An alternator that isn't supplying enough power to your car's electronics often results in slow or non-working accessories. If you notice your windows taking longer than usual to roll up or down, or if your seat warmers feel “off”, or even if your speedometer and other instruments start going haywire, you may have an alternator problem.

Many modern vehicles also have a priority list of equipment programmed into the car that tells the onboard computer where to cut power first if the alternator isn't supplying enough electricity. That way, if you're driving with a failing alternator, you'll lose power to your radio (or other nonessential accessories) before losing power to your headlights.


As previously mentioned, trouble starting your engine might mean that your alternator is failing to charge the battery. This means that when you turn the key in the ignition, all you'll hear is a clicking sound instead of the purr of your engine.

On the other hand, if your car is frequently stalling out while driving, it may be a sign that the spark plugs aren't getting enough power from the alternator to keep the engine running.
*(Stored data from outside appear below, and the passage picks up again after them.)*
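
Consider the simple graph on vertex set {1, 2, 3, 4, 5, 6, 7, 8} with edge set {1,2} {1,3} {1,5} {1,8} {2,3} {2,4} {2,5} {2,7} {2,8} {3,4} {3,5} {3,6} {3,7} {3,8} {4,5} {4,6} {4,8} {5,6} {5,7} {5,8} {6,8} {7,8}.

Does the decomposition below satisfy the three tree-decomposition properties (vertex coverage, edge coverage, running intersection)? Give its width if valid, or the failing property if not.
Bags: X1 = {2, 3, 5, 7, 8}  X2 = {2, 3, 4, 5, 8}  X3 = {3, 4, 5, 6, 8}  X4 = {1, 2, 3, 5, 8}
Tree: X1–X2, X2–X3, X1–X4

Yes; width 4.

Checking the three conditions: (i) the bags cover all of {1, 2, 3, 4, 5, 6, 7, 8}; (ii) for each edge, some bag contains both endpoints; (iii) the bags containing any fixed vertex form a subtree. All hold, so the decomposition is valid with width 5 − 1 = 4.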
Cars make a ton of odd sounds - some are harmless while others can indicate serious mechanical problems. If you ever hear growling or whining noises coming from under the hood, you could have alternator problems, which should be checked out by a professional ASAP.

This growling or whining sound happens when the belt that turns the alternator's pulley becomes misaligned or rubs against the side of the pulley. You may also hear this sound if the bearings that spin the rotor shaft are going bad.


A foul odor of burning rubber or wires could indicate that parts of your alternator are starting to wear out. Because the alternator's drive belt is under constant tension and friction - and because it's close to the hot engine - it may wear out over time and emit an unpleasant burning rubber smell.

Similarly, if your alternator is being overworked or if it has frayed or damaged wires, you may smell a burning odor comparable to an electrical fire. An overworked alternator tries to push too much electricity through its wires, causing them to heat up unsafely. Damaged wires also create resistance to the flow of electricity, causing the wires to heat up and emit a foul odor.


When the battery warning light pops up on the dashboard, it's commonly mistaken to be a battery-specific issue. However, the battery warning light indicates that there could be a problem within the wider electrical system of your car, including the alternator.

Alternators are designed to work at a specific voltage, typically between 13-14.5 volts. If your alternator is failing, its voltage may drop below capacity, causing the battery warning light to appear on your dash. Similarly, the battery light will also appear if the alternator is exceeding its voltage limit, depending on how much stress it is under.

Depending on the electrical load from your car's accessories (headlights, wipers, radio, etc.), you may see the battery warning light flicker on and off as the alternator fluctuates in and out of its intended voltage capacity. While this may seem like a minor annoyance, it's better to bring your car in for an alternator inspection rather than wind up stuck on the side of the road.

What are Consequences of Alternator Failure?

Battery drain

Battery damaged

Engine stalling/drivability issues

Electrical charging system failure.

Starter motor failure.

Can I Still Operate My Vehicle with a Bad Alternator?

While you can technically still drive with a bad alternator, it is not advised. This is especially true in newer vehicle models. This is because there is more electricity involved compared to an older model. If your alternator is close to the end of its life, you may only make it a few miles down the street before the battery dies or the vehicle begins to exhibit other electrical issues, once the battery is depleted, the vehicle will die and fail to restart. The best bet is to get your alternator replaced by your local trusty service center as soon as you begin experiencing issues.


While jump starting a vehicle with a bad alternator may technically be possible, do not leave jumper cables connected between vehicles longer than necessary as it can result in damage to sensitive electronics.